Дмитрий Иванович выехал пораньше, как приказано было губернатором; об этом же писал Невельской, просил, чтобы, несмотря на любые возможные случайности, добрался вовремя.
Думаешь — бог весть, когда доедем, как встретят… До устья реки Орлов не доходил еще ни разу, но бывал в деревеньке Коль, неподалеку от лимана, дважды: в прошлом и в позапрошлом годах.
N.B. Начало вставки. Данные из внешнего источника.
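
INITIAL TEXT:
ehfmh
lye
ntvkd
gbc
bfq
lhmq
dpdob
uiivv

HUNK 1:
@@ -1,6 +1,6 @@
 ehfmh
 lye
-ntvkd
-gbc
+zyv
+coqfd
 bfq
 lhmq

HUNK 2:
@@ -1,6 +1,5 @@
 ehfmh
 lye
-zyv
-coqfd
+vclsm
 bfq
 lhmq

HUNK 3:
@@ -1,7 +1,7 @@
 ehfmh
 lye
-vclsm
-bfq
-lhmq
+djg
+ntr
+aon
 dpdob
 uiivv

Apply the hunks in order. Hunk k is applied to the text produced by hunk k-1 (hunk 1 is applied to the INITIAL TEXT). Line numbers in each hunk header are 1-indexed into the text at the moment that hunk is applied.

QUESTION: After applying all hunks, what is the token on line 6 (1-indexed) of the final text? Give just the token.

Answer: dpdob

Derivation:
Hunk 1: at line 1 remove [ntvkd,gbc] add [zyv,coqfd] -> 8 lines: ehfmh lye zyv coqfd bfq lhmq dpdob uiivv
Hunk 2: at line 1 remove [zyv,coqfd] add [vclsm] -> 7 lines: ehfmh lye vclsm bfq lhmq dpdob uiivv
Hunk 3: at line 1 remove [vclsm,bfq,lhmq] add [djg,ntr,aon] -> 7 lines: ehfmh lye djg ntr aon dpdob uiivv
Final line 6: dpdob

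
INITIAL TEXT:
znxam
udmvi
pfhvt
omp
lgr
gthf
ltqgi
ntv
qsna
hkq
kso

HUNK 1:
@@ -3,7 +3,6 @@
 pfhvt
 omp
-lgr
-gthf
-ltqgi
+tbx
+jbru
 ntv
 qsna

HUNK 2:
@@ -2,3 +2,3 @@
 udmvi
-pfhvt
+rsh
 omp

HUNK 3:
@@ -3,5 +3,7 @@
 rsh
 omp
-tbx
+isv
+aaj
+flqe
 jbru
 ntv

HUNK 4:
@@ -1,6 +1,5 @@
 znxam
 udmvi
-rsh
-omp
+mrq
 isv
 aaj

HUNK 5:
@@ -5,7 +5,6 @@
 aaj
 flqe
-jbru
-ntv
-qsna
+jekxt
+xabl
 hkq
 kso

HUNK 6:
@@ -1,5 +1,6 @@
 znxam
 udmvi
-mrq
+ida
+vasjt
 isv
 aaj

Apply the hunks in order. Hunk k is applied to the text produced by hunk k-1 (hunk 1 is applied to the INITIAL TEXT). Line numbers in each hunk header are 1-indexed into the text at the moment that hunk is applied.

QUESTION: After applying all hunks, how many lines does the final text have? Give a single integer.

Answer: 11

Derivation:
Hunk 1: at line 3 remove [lgr,gthf,ltqgi] add [tbx,jbru] -> 10 lines: znxam udmvi pfhvt omp tbx jbru ntv qsna hkq kso
Hunk 2: at line 2 remove [pfhvt] add [rsh] -> 10 lines: znxam udmvi rsh omp tbx jbru ntv qsna hkq kso
Hunk 3: at line 3 remove [tbx] add [isv,aaj,flqe] -> 12 lines: znxam udmvi rsh omp isv aaj flqe jbru ntv qsna hkq kso
Hunk 4: at line 1 remove [rsh,omp] add [mrq] -> 11 lines: znxam udmvi mrq isv aaj flqe jbru ntv qsna hkq kso
Hunk 5: at line 5 remove [jbru,ntv,qsna] add [jekxt,xabl] -> 10 lines: znxam udmvi mrq isv aaj flqe jekxt xabl hkq kso
Hunk 6: at line 1 remove [mrq] add [ida,vasjt] -> 11 lines: znxam udmvi ida vasjt isv aaj flqe jekxt xabl hkq kso
Final line count: 11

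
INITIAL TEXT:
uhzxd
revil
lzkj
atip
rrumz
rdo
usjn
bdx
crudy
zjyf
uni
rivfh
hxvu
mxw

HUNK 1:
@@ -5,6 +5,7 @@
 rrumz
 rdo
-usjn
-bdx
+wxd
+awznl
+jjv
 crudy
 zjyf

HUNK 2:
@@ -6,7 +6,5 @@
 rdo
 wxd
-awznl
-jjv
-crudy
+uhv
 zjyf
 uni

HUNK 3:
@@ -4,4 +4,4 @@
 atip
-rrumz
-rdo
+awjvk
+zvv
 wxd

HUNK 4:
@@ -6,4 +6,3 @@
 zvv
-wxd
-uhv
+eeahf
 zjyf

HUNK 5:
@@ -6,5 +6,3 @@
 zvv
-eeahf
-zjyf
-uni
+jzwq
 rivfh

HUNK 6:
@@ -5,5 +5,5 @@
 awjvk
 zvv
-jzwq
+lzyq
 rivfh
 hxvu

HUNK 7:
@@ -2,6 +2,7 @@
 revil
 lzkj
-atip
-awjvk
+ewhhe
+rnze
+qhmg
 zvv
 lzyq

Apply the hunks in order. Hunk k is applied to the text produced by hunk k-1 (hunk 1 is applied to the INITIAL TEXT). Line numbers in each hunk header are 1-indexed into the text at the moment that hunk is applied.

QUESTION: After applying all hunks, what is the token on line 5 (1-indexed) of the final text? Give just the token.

Answer: rnze

Derivation:
Hunk 1: at line 5 remove [usjn,bdx] add [wxd,awznl,jjv] -> 15 lines: uhzxd revil lzkj atip rrumz rdo wxd awznl jjv crudy zjyf uni rivfh hxvu mxw
Hunk 2: at line 6 remove [awznl,jjv,crudy] add [uhv] -> 13 lines: uhzxd revil lzkj atip rrumz rdo wxd uhv zjyf uni rivfh hxvu mxw
Hunk 3: at line 4 remove [rrumz,rdo] add [awjvk,zvv] -> 13 lines: uhzxd revil lzkj atip awjvk zvv wxd uhv zjyf uni rivfh hxvu mxw
Hunk 4: at line 6 remove [wxd,uhv] add [eeahf] -> 12 lines: uhzxd revil lzkj atip awjvk zvv eeahf zjyf uni rivfh hxvu mxw
Hunk 5: at line 6 remove [eeahf,zjyf,uni] add [jzwq] -> 10 lines: uhzxd revil lzkj atip awjvk zvv jzwq rivfh hxvu mxw
Hunk 6: at line 5 remove [jzwq] add [lzyq] -> 10 lines: uhzxd revil lzkj atip awjvk zvv lzyq rivfh hxvu mxw
Hunk 7: at line 2 remove [atip,awjvk] add [ewhhe,rnze,qhmg] -> 11 lines: uhzxd revil lzkj ewhhe rnze qhmg zvv lzyq rivfh hxvu mxw
Final line 5: rnze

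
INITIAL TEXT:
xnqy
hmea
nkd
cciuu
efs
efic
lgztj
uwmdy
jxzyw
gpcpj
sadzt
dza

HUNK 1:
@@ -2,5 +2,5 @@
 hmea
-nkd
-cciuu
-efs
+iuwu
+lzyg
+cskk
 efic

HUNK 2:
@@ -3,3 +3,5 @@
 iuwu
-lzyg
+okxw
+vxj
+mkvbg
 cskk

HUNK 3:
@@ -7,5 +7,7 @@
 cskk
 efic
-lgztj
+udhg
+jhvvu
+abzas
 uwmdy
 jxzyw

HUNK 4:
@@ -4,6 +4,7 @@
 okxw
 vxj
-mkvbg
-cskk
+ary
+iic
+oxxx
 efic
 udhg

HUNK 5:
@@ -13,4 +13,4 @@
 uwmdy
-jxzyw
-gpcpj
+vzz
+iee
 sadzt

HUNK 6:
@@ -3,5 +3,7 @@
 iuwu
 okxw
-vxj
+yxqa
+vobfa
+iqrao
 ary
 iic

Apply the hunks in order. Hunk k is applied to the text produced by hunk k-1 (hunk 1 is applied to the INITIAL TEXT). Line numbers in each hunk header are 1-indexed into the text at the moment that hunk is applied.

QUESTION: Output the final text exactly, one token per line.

Hunk 1: at line 2 remove [nkd,cciuu,efs] add [iuwu,lzyg,cskk] -> 12 lines: xnqy hmea iuwu lzyg cskk efic lgztj uwmdy jxzyw gpcpj sadzt dza
Hunk 2: at line 3 remove [lzyg] add [okxw,vxj,mkvbg] -> 14 lines: xnqy hmea iuwu okxw vxj mkvbg cskk efic lgztj uwmdy jxzyw gpcpj sadzt dza
Hunk 3: at line 7 remove [lgztj] add [udhg,jhvvu,abzas] -> 16 lines: xnqy hmea iuwu okxw vxj mkvbg cskk efic udhg jhvvu abzas uwmdy jxzyw gpcpj sadzt dza
Hunk 4: at line 4 remove [mkvbg,cskk] add [ary,iic,oxxx] -> 17 lines: xnqy hmea iuwu okxw vxj ary iic oxxx efic udhg jhvvu abzas uwmdy jxzyw gpcpj sadzt dza
Hunk 5: at line 13 remove [jxzyw,gpcpj] add [vzz,iee] -> 17 lines: xnqy hmea iuwu okxw vxj ary iic oxxx efic udhg jhvvu abzas uwmdy vzz iee sadzt dza
Hunk 6: at line 3 remove [vxj] add [yxqa,vobfa,iqrao] -> 19 lines: xnqy hmea iuwu okxw yxqa vobfa iqrao ary iic oxxx efic udhg jhvvu abzas uwmdy vzz iee sadzt dza

Answer: xnqy
hmea
iuwu
okxw
yxqa
vobfa
iqrao
ary
iic
oxxx
efic
udhg
jhvvu
abzas
uwmdy
vzz
iee
sadzt
dza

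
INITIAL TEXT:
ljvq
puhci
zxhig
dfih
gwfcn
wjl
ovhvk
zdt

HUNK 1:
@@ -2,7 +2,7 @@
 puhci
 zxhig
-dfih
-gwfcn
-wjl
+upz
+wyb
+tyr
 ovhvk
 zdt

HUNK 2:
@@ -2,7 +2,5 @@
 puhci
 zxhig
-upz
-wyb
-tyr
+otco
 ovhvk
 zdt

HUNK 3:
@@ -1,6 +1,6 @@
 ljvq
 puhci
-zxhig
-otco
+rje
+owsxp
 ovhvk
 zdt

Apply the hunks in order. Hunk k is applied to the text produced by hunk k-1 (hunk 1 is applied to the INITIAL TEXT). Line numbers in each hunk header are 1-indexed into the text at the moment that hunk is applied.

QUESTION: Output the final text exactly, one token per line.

Hunk 1: at line 2 remove [dfih,gwfcn,wjl] add [upz,wyb,tyr] -> 8 lines: ljvq puhci zxhig upz wyb tyr ovhvk zdt
Hunk 2: at line 2 remove [upz,wyb,tyr] add [otco] -> 6 lines: ljvq puhci zxhig otco ovhvk zdt
Hunk 3: at line 1 remove [zxhig,otco] add [rje,owsxp] -> 6 lines: ljvq puhci rje owsxp ovhvk zdt

Answer: ljvq
puhci
rje
owsxp
ovhvk
zdt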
Там живут гиляки, есть знакомые, на них вся надежда. Особенно на одного — бойкого, ловкого, который давно знает русских.
Сегодня, кажется, в самом деле теплей, рановато начало припекать для здешних мест. Солнце с каждым часом горит все ярче.
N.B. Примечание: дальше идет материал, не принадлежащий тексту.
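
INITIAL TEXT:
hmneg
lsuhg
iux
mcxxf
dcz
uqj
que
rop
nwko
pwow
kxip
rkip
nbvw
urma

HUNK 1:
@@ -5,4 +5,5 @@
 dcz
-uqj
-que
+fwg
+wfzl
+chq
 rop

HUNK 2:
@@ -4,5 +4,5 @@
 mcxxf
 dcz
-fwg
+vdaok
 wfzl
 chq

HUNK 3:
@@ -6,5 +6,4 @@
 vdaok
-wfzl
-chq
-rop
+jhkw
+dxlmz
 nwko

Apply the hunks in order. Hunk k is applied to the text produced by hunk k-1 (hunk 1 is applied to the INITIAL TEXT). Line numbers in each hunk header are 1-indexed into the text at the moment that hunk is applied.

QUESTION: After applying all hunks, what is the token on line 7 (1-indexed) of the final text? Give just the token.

Hunk 1: at line 5 remove [uqj,que] add [fwg,wfzl,chq] -> 15 lines: hmneg lsuhg iux mcxxf dcz fwg wfzl chq rop nwko pwow kxip rkip nbvw urma
Hunk 2: at line 4 remove [fwg] add [vdaok] -> 15 lines: hmneg lsuhg iux mcxxf dcz vdaok wfzl chq rop nwko pwow kxip rkip nbvw urma
Hunk 3: at line 6 remove [wfzl,chq,rop] add [jhkw,dxlmz] -> 14 lines: hmneg lsuhg iux mcxxf dcz vdaok jhkw dxlmz nwko pwow kxip rkip nbvw urma
Final line 7: jhkw

Answer: jhkw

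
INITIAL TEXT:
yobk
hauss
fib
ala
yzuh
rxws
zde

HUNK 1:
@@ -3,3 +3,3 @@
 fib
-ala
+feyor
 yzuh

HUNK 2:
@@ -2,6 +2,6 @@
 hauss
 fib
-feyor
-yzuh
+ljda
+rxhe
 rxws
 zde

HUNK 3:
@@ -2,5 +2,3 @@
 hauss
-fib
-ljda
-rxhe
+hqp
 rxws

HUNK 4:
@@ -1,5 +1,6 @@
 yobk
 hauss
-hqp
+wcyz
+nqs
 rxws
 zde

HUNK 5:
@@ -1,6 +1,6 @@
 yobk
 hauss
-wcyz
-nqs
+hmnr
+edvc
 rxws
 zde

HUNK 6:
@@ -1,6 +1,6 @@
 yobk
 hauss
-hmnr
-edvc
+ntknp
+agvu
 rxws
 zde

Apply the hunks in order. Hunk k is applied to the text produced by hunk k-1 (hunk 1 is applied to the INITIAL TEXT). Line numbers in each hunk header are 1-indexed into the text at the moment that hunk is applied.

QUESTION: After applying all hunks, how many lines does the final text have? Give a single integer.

Hunk 1: at line 3 remove [ala] add [feyor] -> 7 lines: yobk hauss fib feyor yzuh rxws zde
Hunk 2: at line 2 remove [feyor,yzuh] add [ljda,rxhe] -> 7 lines: yobk hauss fib ljda rxhe rxws zde
Hunk 3: at line 2 remove [fib,ljda,rxhe] add [hqp] -> 5 lines: yobk hauss hqp rxws zde
Hunk 4: at line 1 remove [hqp] add [wcyz,nqs] -> 6 lines: yobk hauss wcyz nqs rxws zde
Hunk 5: at line 1 remove [wcyz,nqs] add [hmnr,edvc] -> 6 lines: yobk hauss hmnr edvc rxws zde
Hunk 6: at line 1 remove [hmnr,edvc] add [ntknp,agvu] -> 6 lines: yobk hauss ntknp agvu rxws zde
Final line count: 6

Answer: 6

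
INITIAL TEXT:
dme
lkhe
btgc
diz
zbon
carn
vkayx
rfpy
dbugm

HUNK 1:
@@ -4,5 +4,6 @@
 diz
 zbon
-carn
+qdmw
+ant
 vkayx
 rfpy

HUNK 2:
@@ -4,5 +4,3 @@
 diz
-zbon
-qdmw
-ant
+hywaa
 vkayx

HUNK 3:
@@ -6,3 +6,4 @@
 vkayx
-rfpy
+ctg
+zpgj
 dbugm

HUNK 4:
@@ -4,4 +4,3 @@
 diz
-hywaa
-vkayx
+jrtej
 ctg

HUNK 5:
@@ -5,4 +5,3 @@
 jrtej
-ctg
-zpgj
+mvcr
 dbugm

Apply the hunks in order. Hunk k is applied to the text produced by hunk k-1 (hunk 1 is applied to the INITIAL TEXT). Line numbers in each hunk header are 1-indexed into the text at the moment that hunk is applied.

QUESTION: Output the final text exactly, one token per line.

Answer: dme
lkhe
btgc
diz
jrtej
mvcr
dbugm

Derivation:
Hunk 1: at line 4 remove [carn] add [qdmw,ant] -> 10 lines: dme lkhe btgc diz zbon qdmw ant vkayx rfpy dbugm
Hunk 2: at line 4 remove [zbon,qdmw,ant] add [hywaa] -> 8 lines: dme lkhe btgc diz hywaa vkayx rfpy dbugm
Hunk 3: at line 6 remove [rfpy] add [ctg,zpgj] -> 9 lines: dme lkhe btgc diz hywaa vkayx ctg zpgj dbugm
Hunk 4: at line 4 remove [hywaa,vkayx] add [jrtej] -> 8 lines: dme lkhe btgc diz jrtej ctg zpgj dbugm
Hunk 5: at line 5 remove [ctg,zpgj] add [mvcr] -> 7 lines: dme lkhe btgc diz jrtej mvcr dbugm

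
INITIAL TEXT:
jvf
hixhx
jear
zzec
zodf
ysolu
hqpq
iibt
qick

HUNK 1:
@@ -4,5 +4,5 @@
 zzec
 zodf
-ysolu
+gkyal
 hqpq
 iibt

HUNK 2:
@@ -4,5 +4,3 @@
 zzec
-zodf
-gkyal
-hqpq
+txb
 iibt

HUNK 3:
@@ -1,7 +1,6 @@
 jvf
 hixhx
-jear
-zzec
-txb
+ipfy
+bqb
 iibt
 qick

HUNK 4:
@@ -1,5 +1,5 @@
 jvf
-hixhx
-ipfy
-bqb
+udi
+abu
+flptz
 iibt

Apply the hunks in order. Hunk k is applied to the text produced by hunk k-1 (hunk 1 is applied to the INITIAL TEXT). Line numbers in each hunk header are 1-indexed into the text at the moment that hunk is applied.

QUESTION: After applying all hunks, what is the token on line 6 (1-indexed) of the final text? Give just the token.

Hunk 1: at line 4 remove [ysolu] add [gkyal] -> 9 lines: jvf hixhx jear zzec zodf gkyal hqpq iibt qick
Hunk 2: at line 4 remove [zodf,gkyal,hqpq] add [txb] -> 7 lines: jvf hixhx jear zzec txb iibt qick
Hunk 3: at line 1 remove [jear,zzec,txb] add [ipfy,bqb] -> 6 lines: jvf hixhx ipfy bqb iibt qick
Hunk 4: at line 1 remove [hixhx,ipfy,bqb] add [udi,abu,flptz] -> 6 lines: jvf udi abu flptz iibt qick
Final line 6: qick

Answer: qick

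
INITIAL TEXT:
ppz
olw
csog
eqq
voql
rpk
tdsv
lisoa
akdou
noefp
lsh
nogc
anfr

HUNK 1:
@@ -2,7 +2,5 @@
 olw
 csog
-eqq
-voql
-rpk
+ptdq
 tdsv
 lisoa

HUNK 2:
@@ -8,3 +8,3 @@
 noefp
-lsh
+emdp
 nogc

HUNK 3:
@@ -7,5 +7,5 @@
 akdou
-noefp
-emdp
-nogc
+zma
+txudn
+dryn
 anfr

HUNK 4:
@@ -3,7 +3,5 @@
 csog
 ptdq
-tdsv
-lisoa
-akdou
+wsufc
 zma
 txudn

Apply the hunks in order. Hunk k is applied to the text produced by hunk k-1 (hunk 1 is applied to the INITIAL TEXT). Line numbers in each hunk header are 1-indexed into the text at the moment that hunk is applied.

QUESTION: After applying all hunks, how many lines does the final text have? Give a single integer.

Answer: 9

Derivation:
Hunk 1: at line 2 remove [eqq,voql,rpk] add [ptdq] -> 11 lines: ppz olw csog ptdq tdsv lisoa akdou noefp lsh nogc anfr
Hunk 2: at line 8 remove [lsh] add [emdp] -> 11 lines: ppz olw csog ptdq tdsv lisoa akdou noefp emdp nogc anfr
Hunk 3: at line 7 remove [noefp,emdp,nogc] add [zma,txudn,dryn] -> 11 lines: ppz olw csog ptdq tdsv lisoa akdou zma txudn dryn anfr
Hunk 4: at line 3 remove [tdsv,lisoa,akdou] add [wsufc] -> 9 lines: ppz olw csog ptdq wsufc zma txudn dryn anfr
Final line count: 9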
Вот уж нарты мчатся по берегу, по насту на отмели, под скалами. Кажется, верно, на утесах тает, с уступа на уступ, видно, капает, блестят капли.
На сердце у Дмитрия Ивановича и надежда и тревога. Он хочет верить, что исполнит все поручения и тогда его простят. Муравьев и Невельской должны исполнить обещание…
— Что, Афоня, деревня близко? Обедать скоро будем? Проголодался?
— Уже нет. Уже не хочу, — отвечает тунгус. — Деревня далеко…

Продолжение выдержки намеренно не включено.